NICE turns its back on Alimta

by | 27th Jun 2006 | News

The National Institute for Health and Clinical Excellence has barred the entry of Eli Lilly’s lung cancer drug Alimta onto the National Health Service’s treatment menu, because there is a lack of evidence to suggest it is cheaper than currently available therapies, it says. The agency is, however, recommending continued use of the agent in clinical trials.

The National Institute for Health and Clinical Excellence has barred the entry of Eli Lilly’s lung cancer drug Alimta onto the National Health Service’s treatment menu, because there is a lack of evidence to suggest it is cheaper than currently available therapies, it says. The agency is, however, recommending continued use of the agent in clinical trials.

The company launched Alimta (pemetrexed) in the UK around the close of 2005 to treat the symptoms of mesothelioma – a cancer associated with asbestos exposure and mostly affecting the lungs – and as second-line treatment for non-small cell lung cancer.

Mesothelioma is an aggressive tumour that is often not diagnosed until the advanced stages, at which point patients have an average life expectancy of five months. An estimated 1,700 people in the UK are diagnosed with the illness every year, a figure that is likely to peak at more than 2,000 cases by 2015.

There is currently no standard chemotherapy regimen for the condition. In fact, the Alimta/cisplatin combination is the only chemo-based combo licensed for this indication in the UK. But, according to NICE, a lack of trials comparing chemotherapy with traditional active symptom control or best supportive care methods, in terms of survival and quality of life, means that its actual benefits remain uncertain.

And the drug doesn’t come cheap. A course of Alimta costs about £8,000 for a full course, a spokesperson told PharmaTimes World News. But, according to Lilly, the NICE ruling was made “despite evidence showing that the medicine will have a relatively light budget impact on the NHS, with only an estimated 600 patients annually in the UK being eligible for treatment.”

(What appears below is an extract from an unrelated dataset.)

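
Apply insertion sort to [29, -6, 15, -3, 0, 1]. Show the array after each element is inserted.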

“This is a major blow for patients with mesothelioma, many of whom were unwittingly exposed to asbestos in their working lives making submarines, ships, boilers, and trains,” remarked Joanna Nakielny, Medical Director of Lilly UK. “This treatment does not save lives, but it can prolong the lives of patients and also improve the quality of the time they have left. Lilly will be formally appealing NICE’s decision.”

And Professor Nick Thatcher, specialist lung Consultant at the South Manchester University Trust Hospital, said that the decision “will remove a very useful treatment option for patients with this resistant cancer. It is contrary to the scientific evidence and is purely based on the value NICE place on a person’s life.”